Westminster diary wb 6th March


I had an online meeting with council officers to discuss the culture quarter development. This is a project that the council and I have pushed and have managed to attract funding for. It is in it infancy but we have some incredible talent in Inverclyde and I would hope that their knowledge and ability combined with a can do attitude will bring phase one of this project to fruition. Meanwhile back at Westminster, I bobbed during DWP questions but wasn’t taken. There was an urgent question on the appointment of Sue Gray (former senior civil servant) as Chief of Staff to the leader of the opposition. In many people’s minds this brings into question the impartiality of the civil service. Of course, she is not the first to take this path but it’s important that these things are scrutinised. I was taken and asked that the Advisory Body on Business Appointments (ACoBA) body who oversee such appointments, are given the powers to block such moves or implement restrictions such as garden leave. The clue to the answer is in the name, it’s an advisory body. Which is why so many people have bypassed it in the past, including George Osborne and Boris Johnson.


My select committee took evidence on the civil service people’s survey. This survey is supposed to help guide the development of the civil service and highlight any issues that need addressing. That only works if it is, carried out properly, taken seriously and acted upon. That’s what we are trying to gauge. I bobbed on health questions. I wanted to follow up on a question from Tonia Antoniazzi MP (Labour, Gower) about the provision of medical cannabis but I wasn’t taken. It’s four years since the then Secretary of State for Health, Matt Hancock, promised that children with intractable epilepsy would have access to the medicine on the NHS and we are no further forward. There was a statement on immigration and I was taken. The process for asylum seekers has become a terrible mess and the Conservative and Unionist government are ramping up the fear of migrants. It’s a deplorable tactic rooted in discrimination and bigotry, that plays on the concerns of individuals. We have many young men detained in hotels that want to work but because of the Home Office rules they can’t. The government then moans about the cost of keeping them. My request is that they expand the criteria that allows people to seek employment while they are still classed as asylum seekers. It’s my experience that these men want to work and want to contribute to this community.

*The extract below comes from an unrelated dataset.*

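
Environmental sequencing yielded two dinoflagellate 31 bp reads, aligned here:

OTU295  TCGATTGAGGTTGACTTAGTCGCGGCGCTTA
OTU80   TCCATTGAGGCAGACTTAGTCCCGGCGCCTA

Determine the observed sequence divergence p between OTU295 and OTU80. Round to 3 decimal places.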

The All-Party Parliamentary Group on Industrial Hemp was very interesting and the engagement from farmers was extremely encouraging. The hemp plant has been grown in the U.K. for centuries but over the last fifty or so, because of its connotations with recreational cannabis it has been wrongly classified and therefore the ease of growing for such things as, biodegradable plastic, recyclable clothing, insulation panels and a host of other products has been massively hindered. The farming industry is now awakening to the opportunity of growing hemp and is looking to the U.K. government to change the category of cannabis to allow them to do so. Back in the more enlightened times of the sixteenth century farmers were legally obliged to use one quarter of their arable land to grow hemp as it was used to produced sails and ropes for the navy. We have fallen a long way and now forty countries are ahead of us in this area. It’s an industry with massive potential and both the Scottish and U.K. government should be doing more. From the highs of hemp (pun intended) to the lows of Prime Minister’s Questions. How two grown men can think slagging each other off like school playground bullies is a good look is behind me. Sunak and Starmer were disgraceful. Stephen Flynn asked a very specific question of the Prime Minister but as we know he isn’t big on details so couldn’t answer but rather than treat it with the seriousness it deserved he answered a different question. It’s simply not good enough. After PMQs I met up with some of the wonderful WASPI women who continue to fight for their pension rights. I attended the Basic Income group and we discussed the possibilities that many arise after next week’s budget. Because of the poor weather my journey was severely disrupted. Flights were cancelled, all trains were full and at one point I was going to be held over in London overnight, however I managed to get back to Edinburgh at 11pm and made my way home from there. Despite the thousands of fellow travellers whose day was disrupted and the lack of communication that seems to dog these occasions, I never heard one voice raised in anger at the airport staff who were left to sort out the mess in the most difficult of roles, facing the public.


I had an extremely interesting and hopefully productive meeting with the management of local firm Berry BP packaging solutions and Scottish government minister Ivan McKee. BP were extremely accommodating during Covid and I hope the working relationship between them and the NHS continues. We also looked at the DRS system which despite having its problems has led to far less littering in other countries that have similar schemes. The rest of my day was spent in my office.


I had a meeting with representatives of The Shed and discussed all the wonderful things they are doing while looking to help them attract funding for future ventures. To that end send we talked to the National Heritage Lottery who are very keen to invest in Inverclyde but we have to produce the appropriate projects. The afternoon was given over to annual internal reviews for my long suffering team members who put up with me all year long.